Most psychophysical scales for time intervals are described by Stevens' Law, that relates the physical magnitude of a stimulus to its perceived magnitude as perceptual-time = a-constant.physical-time^b-constant. The b value differs from one dimension to the other. For time duration b is commonly found to be 1.1, slightly over estimation of the interval. However, for intervals shorter than 500 ms it is found that b is around 0.5, the square root of its physical duration (Michon, 1975).
Humans seem to have a relatively poor ability for time discrimination of intervals presented without context. The just notable differences (JND) are in the range of 5-10% (Woodrow, 1951) with an optimum near 600 ms intervals. However, in the context of a steady beat, the JND's are around 3% with the same optimum interval (Povel, 1981).
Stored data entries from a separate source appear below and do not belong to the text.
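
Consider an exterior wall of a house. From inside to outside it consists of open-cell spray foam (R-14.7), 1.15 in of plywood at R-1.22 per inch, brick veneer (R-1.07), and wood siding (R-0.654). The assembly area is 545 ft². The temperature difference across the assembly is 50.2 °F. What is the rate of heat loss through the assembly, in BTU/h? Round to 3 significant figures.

1530 BTU/h

1.15 × 1.22 = 1.403
R_total = 14.7 + 1.403 + 1.07 + 0.654 = 17.83 ft²·°F·h/BTU
Q = A·ΔT/R = 545 × 50.2 / 17.83 = 1535 BTU/h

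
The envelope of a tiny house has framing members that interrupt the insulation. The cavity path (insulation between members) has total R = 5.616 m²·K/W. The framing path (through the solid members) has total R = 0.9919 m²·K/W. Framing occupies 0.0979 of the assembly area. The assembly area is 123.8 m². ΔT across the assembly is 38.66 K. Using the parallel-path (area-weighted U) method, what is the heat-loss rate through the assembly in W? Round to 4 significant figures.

1241 W

U_eff = 0.9021/5.616 + 0.0979/0.9919 = 0.16063 + 0.098699 = 0.25933
R_eff = 1/U_eff = 3.8561 m²·K/W
Q = 123.8 × 38.66 / 3.8561 = 1241.2 W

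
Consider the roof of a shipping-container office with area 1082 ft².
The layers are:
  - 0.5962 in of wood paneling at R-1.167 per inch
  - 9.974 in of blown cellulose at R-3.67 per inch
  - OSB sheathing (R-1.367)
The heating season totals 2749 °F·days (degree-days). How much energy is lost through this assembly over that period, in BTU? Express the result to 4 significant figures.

1846000 BTU

0.5962 × 1.167 = 0.69577
9.974 × 3.67 = 36.605
R_total = 0.69577 + 36.605 + 1.367 = 38.667 ft²·°F·h/BTU
E = A × HDD × 24 / R = 1082 × 2749 × 24 / 38.667 = 1846200 BTU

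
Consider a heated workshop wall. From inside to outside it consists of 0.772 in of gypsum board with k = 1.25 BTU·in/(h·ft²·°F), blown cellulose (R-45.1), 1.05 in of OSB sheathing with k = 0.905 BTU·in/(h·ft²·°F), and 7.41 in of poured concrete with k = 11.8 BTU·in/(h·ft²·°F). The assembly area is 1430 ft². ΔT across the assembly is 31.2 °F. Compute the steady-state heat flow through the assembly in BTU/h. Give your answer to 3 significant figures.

0.772/1.25 = 0.6176
1.05/0.905 = 1.16
7.41/11.8 = 0.628
R_total = 0.6176 + 45.1 + 1.16 + 0.628 = 47.51 ft²·°F·h/BTU
Q = A·ΔT/R = 1430 × 31.2 / 47.51 = 939.2 BTU/h

939 BTU/h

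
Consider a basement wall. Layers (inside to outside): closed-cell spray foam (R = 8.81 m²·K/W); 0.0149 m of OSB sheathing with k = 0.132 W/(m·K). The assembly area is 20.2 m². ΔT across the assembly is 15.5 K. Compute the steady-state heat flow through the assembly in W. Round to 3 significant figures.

0.0149/0.132 = 0.1129
R_total = 8.81 + 0.1129 = 8.923 m²·K/W
Q = A·ΔT/R = 20.2 × 15.5 / 8.923 = 35.09 W

35.1 W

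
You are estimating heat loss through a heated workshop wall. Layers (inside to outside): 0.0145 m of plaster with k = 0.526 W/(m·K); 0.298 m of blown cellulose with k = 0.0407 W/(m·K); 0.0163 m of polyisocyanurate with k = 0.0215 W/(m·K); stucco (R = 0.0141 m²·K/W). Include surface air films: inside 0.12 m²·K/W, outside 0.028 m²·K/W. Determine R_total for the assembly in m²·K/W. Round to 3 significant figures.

8.27 m²·K/W

0.0145/0.526 = 0.02757
0.298/0.0407 = 7.322
0.0163/0.0215 = 0.7581
R_total = 0.12 + 0.02757 + 7.322 + 0.7581 + 0.0141 + 0.028 = 8.27 m²·K/W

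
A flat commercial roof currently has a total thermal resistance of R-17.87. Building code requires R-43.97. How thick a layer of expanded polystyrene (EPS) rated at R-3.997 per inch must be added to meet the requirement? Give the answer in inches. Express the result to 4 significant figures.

6.530 in

ΔR = 43.97 − 17.87 = 26.1 ft²·°F·h/BTU
L = ΔR / (R/in) = 26.1/3.997 = 6.5299 in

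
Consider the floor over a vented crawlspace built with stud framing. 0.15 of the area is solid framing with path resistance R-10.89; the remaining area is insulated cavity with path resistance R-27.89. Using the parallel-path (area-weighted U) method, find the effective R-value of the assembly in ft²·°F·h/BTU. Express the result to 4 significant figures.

U_eff = 0.85/27.89 + 0.15/10.89 = 0.030477 + 0.013774 = 0.044251
R_eff = 1/U_eff = 22.598 ft²·°F·h/BTU

22.60 ft²·°F·h/BTU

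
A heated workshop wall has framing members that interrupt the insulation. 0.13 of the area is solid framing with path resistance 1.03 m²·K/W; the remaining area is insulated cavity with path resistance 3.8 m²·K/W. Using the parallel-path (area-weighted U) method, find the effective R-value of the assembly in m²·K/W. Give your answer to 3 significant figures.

U_eff = 0.87/3.8 + 0.13/1.03 = 0.2289 + 0.1262 = 0.3552
R_eff = 1/U_eff = 2.816 m²·K/W

2.82 m²·K/W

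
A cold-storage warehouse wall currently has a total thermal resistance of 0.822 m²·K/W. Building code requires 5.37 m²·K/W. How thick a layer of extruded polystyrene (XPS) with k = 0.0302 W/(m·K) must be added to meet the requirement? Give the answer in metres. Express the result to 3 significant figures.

0.137 m

ΔR = 5.37 − 0.822 = 4.548 m²·K/W
L = ΔR × k = 4.548 × 0.0302 = 0.1373 m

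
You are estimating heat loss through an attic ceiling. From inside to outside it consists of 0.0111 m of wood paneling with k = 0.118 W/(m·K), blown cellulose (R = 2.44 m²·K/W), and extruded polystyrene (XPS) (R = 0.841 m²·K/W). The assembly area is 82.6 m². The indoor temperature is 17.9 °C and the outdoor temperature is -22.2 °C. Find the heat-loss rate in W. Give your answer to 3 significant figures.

981 W

0.0111/0.118 = 0.09407
R_total = 0.09407 + 2.44 + 0.841 = 3.375 m²·K/W
Q = A·ΔT/R = 82.6 × (17.9 − (-22.2)) / 3.375 = 981.4 W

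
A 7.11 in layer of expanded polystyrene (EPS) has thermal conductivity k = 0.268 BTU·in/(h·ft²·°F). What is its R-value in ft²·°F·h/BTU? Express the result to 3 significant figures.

R = L/k = 7.11/0.268 = 26.53 ft²·°F·h/BTU

26.5 ft²·°F·h/BTU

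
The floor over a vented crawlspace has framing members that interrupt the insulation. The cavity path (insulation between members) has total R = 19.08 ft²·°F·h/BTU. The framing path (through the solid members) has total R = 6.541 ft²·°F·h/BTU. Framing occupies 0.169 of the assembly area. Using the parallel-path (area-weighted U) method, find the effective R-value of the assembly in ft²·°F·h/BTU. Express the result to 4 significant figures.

U_eff = 0.831/19.08 + 0.169/6.541 = 0.043553 + 0.025837 = 0.06939
R_eff = 1/U_eff = 14.411 ft²·°F·h/BTU

14.41 ft²·°F·h/BTU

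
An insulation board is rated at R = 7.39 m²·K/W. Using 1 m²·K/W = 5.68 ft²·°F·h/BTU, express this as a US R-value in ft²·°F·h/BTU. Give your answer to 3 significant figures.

42.0 ft²·°F·h/BTU

R_US = 7.39 × 5.68 = 41.98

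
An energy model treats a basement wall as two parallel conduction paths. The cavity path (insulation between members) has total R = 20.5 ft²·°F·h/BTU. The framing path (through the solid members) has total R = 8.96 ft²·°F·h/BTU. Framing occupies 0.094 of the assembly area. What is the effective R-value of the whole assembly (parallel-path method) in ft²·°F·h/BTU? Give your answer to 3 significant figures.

U_eff = 0.906/20.5 + 0.094/8.96 = 0.0442 + 0.01049 = 0.05469
R_eff = 1/U_eff = 18.29 ft²·°F·h/BTU

18.3 ft²·°F·h/BTU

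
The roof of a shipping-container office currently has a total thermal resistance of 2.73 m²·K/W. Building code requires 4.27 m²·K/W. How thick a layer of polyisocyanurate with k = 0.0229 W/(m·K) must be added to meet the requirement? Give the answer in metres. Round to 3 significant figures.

0.0353 m

ΔR = 4.27 − 2.73 = 1.54 m²·K/W
L = ΔR × k = 1.54 × 0.0229 = 0.03527 m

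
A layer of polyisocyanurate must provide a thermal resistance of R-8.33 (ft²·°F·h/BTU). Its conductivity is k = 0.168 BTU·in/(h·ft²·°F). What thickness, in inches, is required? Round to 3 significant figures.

1.40 in

L = R × k = 8.33 × 0.168 = 1.399 in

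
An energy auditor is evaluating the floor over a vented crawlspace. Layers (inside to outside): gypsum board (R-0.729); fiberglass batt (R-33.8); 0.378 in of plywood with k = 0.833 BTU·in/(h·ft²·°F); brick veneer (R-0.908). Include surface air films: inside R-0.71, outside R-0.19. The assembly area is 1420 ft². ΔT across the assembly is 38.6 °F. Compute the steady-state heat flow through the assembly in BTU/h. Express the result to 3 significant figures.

0.378/0.833 = 0.4538
R_total = 0.71 + 0.729 + 33.8 + 0.4538 + 0.908 + 0.19 = 36.79 ft²·°F·h/BTU
Q = A·ΔT/R = 1420 × 38.6 / 36.79 = 1490 BTU/h

1490 BTU/h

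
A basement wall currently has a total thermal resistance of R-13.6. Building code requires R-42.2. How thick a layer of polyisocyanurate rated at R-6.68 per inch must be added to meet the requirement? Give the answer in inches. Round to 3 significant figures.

4.28 in

ΔR = 42.2 − 13.6 = 28.6 ft²·°F·h/BTU
L = ΔR / (R/in) = 28.6/6.68 = 4.281 in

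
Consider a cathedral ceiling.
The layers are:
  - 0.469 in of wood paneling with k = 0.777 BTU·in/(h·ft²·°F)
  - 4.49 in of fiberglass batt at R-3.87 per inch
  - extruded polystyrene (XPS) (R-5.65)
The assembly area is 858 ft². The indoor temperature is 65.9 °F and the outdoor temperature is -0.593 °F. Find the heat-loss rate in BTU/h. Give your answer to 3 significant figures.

0.469/0.777 = 0.6036
4.49 × 3.87 = 17.38
R_total = 0.6036 + 17.38 + 5.65 = 23.63 ft²·°F·h/BTU
Q = A·ΔT/R = 858 × (65.9 − (-0.593)) / 23.63 = 2414 BTU/h

2410 BTU/h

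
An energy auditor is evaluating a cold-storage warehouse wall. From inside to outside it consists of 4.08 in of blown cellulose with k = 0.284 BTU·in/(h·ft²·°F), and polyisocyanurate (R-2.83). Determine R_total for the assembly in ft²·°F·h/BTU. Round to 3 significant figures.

17.2 ft²·°F·h/BTU

4.08/0.284 = 14.37
R_total = 14.37 + 2.83 = 17.2 ft²·°F·h/BTU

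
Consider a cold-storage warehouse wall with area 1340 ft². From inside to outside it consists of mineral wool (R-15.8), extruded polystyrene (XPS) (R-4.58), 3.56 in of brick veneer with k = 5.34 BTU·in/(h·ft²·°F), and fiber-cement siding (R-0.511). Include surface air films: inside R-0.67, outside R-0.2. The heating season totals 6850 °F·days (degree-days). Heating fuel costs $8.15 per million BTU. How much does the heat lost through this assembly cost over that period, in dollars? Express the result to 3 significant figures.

3.56/5.34 = 0.6667
R_total = 0.67 + 15.8 + 4.58 + 0.6667 + 0.511 + 0.2 = 22.43 ft²·°F·h/BTU
E = A × HDD × 24 / R = 1340 × 6850 × 24 / 22.43 = 9823000 BTU
Cost = 9823000/10⁶ × 8.15 = $80.05

80.1 dollars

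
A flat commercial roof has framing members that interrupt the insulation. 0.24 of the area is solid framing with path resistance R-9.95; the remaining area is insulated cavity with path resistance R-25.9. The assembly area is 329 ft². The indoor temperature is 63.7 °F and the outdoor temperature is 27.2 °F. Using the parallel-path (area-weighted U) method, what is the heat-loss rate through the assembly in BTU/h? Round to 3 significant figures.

U_eff = 0.76/25.9 + 0.24/9.95 = 0.02934 + 0.02412 = 0.05346
R_eff = 1/U_eff = 18.7 ft²·°F·h/BTU
Q = 329 × (63.7 − 27.2) / 18.7 = 642 BTU/h

642 BTU/h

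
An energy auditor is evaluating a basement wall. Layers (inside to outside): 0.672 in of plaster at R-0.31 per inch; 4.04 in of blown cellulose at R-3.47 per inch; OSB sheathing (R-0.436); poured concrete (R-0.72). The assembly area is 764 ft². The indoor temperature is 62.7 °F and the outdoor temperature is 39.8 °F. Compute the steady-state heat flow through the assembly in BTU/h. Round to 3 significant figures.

0.672 × 0.31 = 0.2083
4.04 × 3.47 = 14.02
R_total = 0.2083 + 14.02 + 0.436 + 0.72 = 15.38 ft²·°F·h/BTU
Q = A·ΔT/R = 764 × (62.7 − 39.8) / 15.38 = 1137 BTU/h

1140 BTU/h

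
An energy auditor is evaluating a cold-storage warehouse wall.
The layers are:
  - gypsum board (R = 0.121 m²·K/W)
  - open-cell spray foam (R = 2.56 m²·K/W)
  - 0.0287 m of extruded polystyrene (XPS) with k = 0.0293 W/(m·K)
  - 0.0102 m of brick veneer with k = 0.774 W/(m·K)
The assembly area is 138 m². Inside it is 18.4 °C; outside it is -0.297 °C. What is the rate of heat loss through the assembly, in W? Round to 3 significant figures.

0.0287/0.0293 = 0.9795
0.0102/0.774 = 0.01318
R_total = 0.121 + 2.56 + 0.9795 + 0.01318 = 3.674 m²·K/W
Q = A·ΔT/R = 138 × (18.4 − (-0.297)) / 3.674 = 702.3 W

702 W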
Much research was done on the existence of a spontaneous tempo, preferred rate or natural pace (Fraisse, 1982). This tempo should occur as a preferred rate of spontaneous tapping, and material presented at that rate should be easy to perceive and remember. There is weak, but converging evidence for the existence of such a rate, again with intervals around 600 ms. There is no consistent evidence for physiological correlates like heart rate.
There has been quite some research done on the influence of different dimensions on time perception, mainly in the fifties. Evidence was found that, in general, the higher pitched the sound the longer the percept (Cohen et al., 1954), and the same holds for louder sounds (Hirsch et al, 1956). Evenly divided intervals seem longer than irregular divided ones (Ornstein 1969).
Time intervals shorter then 120 ms, preceded by a physically shorter neighbour time interval, are underestimated to such a remarkable degree that one can speak of an auditory illusion (Nakajima et al., 1989).